If you modify any of the methods of class objects (or their relationships) that come with Squeak (as opposed to building on top of the classes in the release), you must post the modifications on a web site or otherwise make them available for free to others, just as has been done with Squeak. The same is true if you port Squeak to another machine or operating system - you must post your port on a web site or otherwise make it available for free to others under the same license terms.

Squeak Support

Boris Shingarov once wrote in joking reference to an "unofficial" feature of Squeak, "Wow! Is there anything in Squeak that is supported or official?!!!" We responded, "Of course not.
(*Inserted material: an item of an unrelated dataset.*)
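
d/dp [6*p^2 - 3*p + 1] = 12*p - 3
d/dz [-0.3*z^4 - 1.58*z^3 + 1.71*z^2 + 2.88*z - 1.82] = -1.2*z^3 - 4.74*z^2 + 3.42*z + 2.88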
Well, the name is official, and the current version runs bit-identical on more platforms than most other software ;-)."

Seriously, though, there is something here that touches on Squeak philosophy. Official standards and product support are the enemies of change. Next to universal access, malleability is the prime figure of merit for Squeak. It is our intention for Squeak to evolve.

Some people feel tentative about using a system that appears to be dependent on the whimsical enthusiasm of a couple of wizards. Who could make product plans upon such shifting sands?

The answer is simple: Each Squeak release includes everything about itself: the image, the virtual machine, with complete source code for each. If the Squeak team vanished tomorrow, probably 25% of the folks on the Squeak mail list could maintain the current version single-handedly for the next 20 years.

It''s better than being supported. It's having control over your destiny.